Die Kapitalmarktunion kommt nicht recht vom Fleck. Das neue EU-Gesetzespaket enthält nun zwar richtige Ansätze, ignoriert aber erneut die wahren Probleme.

Das Chamäleon

Die Europäische Kapitalmarktunion ist schon ein Phänomen: Seit sie 2015 von der damaligen EU-Kommission ins Leben gerufen wurde, wurde sie ständig neu mit Bedeutung aufgeladen und erhielt immer neue Narrative. Ursprünglich sollte die Union einfach die Finanzierungsoptionen für Unternehmen verbreitern und Anlegern das langfristige sichere Investieren erleichtern. 2019 sollte das Projekt abgeschlossen sein.
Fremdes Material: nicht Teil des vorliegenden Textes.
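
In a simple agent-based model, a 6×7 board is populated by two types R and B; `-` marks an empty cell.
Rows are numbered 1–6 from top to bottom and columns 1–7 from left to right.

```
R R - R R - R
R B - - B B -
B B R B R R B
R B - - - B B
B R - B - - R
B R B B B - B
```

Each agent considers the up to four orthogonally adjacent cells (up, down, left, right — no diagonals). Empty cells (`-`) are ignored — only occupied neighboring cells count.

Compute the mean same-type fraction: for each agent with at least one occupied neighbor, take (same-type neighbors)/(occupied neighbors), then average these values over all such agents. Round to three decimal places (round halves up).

(1,1)R 2/2
(1,2)R 1/2
(1,4)R 1/1
(1,5)R 1/2
(1,7)R — no occupied neighbors
(2,1)R 1/3
(2,2)B 1/3
(2,5)B 1/3
(2,6)B 1/2
(3,1)B 1/3
(3,2)B 3/4
(3,3)R 0/2
(3,4)B 0/2
(3,5)R 1/3
(3,6)R 1/4
(3,7)B 1/2
(4,1)R 0/3
(4,2)B 1/3
(4,6)B 1/2
(4,7)B 2/3
(5,1)B 1/3
(5,2)R 1/3
(5,4)B 1/1
(5,7)R 0/2
(6,1)B 1/2
(6,2)R 1/3
(6,3)B 1/2
(6,4)B 3/3
(6,5)B 1/1
(6,7)B 0/1
Sum over 29 agents: 2/2 + 1/2 + 1/1 + 1/2 + 1/3 + 1/3 + 1/3 + 1/2 + 1/3 + 3/4 + 0/2 + 0/2 + 1/3 + 1/4 + 1/2 + 0/3 + 1/3 + 1/2 + 2/3 + 1/3 + 1/3 + 1/1 + 0/2 + 1/2 + 1/3 + 1/2 + 3/3 + 1/1 + 0/1 = 79/6; mean = 79/6 ÷ 29 = 79/174 = 0.454022… → 0.454.

0.454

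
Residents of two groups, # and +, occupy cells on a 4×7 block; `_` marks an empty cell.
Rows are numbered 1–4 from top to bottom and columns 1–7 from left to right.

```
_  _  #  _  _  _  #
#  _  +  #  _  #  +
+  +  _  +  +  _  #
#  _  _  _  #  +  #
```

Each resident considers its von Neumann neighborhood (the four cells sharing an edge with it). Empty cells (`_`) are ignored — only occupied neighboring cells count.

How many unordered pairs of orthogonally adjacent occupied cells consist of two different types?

11

Scan each occupied cell's neighbors to the right and below so each pair is counted once.
Row 1: #(1,3)–+(2,3)≠ #(1,7)–+(2,7)≠  → 2/2 unlike.
Row 2: #(2,1)–+(3,1)≠ +(2,3)–#(2,4)≠ #(2,4)–+(3,4)≠ #(2,6)–+(2,7)≠ +(2,7)–#(3,7)≠  → 5/5 unlike.
Row 3: +(3,1)–+(3,2)= +(3,1)–#(4,1)≠ +(3,4)–+(3,5)= +(3,5)–#(4,5)≠ #(3,7)–#(4,7)=  → 2/5 unlike.
Row 4: #(4,5)–+(4,6)≠ +(4,6)–#(4,7)≠  → 2/2 unlike.
Total adjacent occupied pairs: 14; unlike-type pairs: 11.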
Ein Jahr später kam die Brexit-Entscheidung, und die Kapitalmarktunion hatte auf einmal die große Aufgabe, die Abhängigkeit vom Finanzplatz London abzufedern. 2018 wurde den Kapitalmärkten dann zusätzlich die Aufgabe übertragen, für eine nachhaltige Finanzierung zu sorgen. Innerhalb kürzester Zeit wurde Green/Sustainable Finance selbst zu einem Megathema, das dem Schoß der Kapitalmarktunion längst entwachsen ist. Seit 2020 soll die Kapitalmarktfinanzierung aber auch noch einen unverzichtbaren Beitrag dazu leisten, dass Europa aus der Coronakrise herauskommt. Und spätestens seit diesem Jahr ist auch klar: Die Milliarden und Abermilliarden an privaten Investitionen, die für die grüne und digitale Transformation der Wirtschaft nötig sind, sollten bestenfalls auch über die europäischen Kapitalmärkte generiert werden.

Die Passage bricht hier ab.